A scheme was announced locally in August 1914 to set up in Oxshott a rifle club or civilian guard, for men outside the normal recruiting age. This would allow them to train in the use of rifles. The Oxshott Men’s Club contributed £5 to this, only to find a year later it had to take over the running of the Miniature Rifle Club. Once involved, the Club Committee set about creating rules to run the Rifle Club and control the rifle range. Cartridges were purchased, as was cordite, which was to light the range for evening use. Unfortunately as soon as it had been bought, blackout regulations were introduced due to air raids and so a ban was introduced to prevent the use of outside lighting after sunset!

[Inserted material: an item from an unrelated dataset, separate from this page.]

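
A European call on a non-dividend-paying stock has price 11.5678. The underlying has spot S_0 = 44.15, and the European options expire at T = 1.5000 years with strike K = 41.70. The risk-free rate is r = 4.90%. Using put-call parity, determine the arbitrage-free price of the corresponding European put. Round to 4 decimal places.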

The range was in what is now the Oxshott Village Sports Club, within the ground, and railway sleepers were used to form the bunkers. It had its own pavilion, which was later rented to the Sports Club for use by the football and cricket clubs.
The Rifle Club continued throughout the war and was finally wound up in 1919 when its assets were sold. It had 6 rifles and these were offered to Downside Rifle Club at 15 shillings (75p) each. The rifles were eventually auctioned off to Club members for just a few shillings each, as they weren’t wanted by Cobham Rifle Cub either.
Taken from One Hundred Years of The Oxshott Club – 1907-2007 – A History, by Mike Crute (The Oxshott Club, 2007).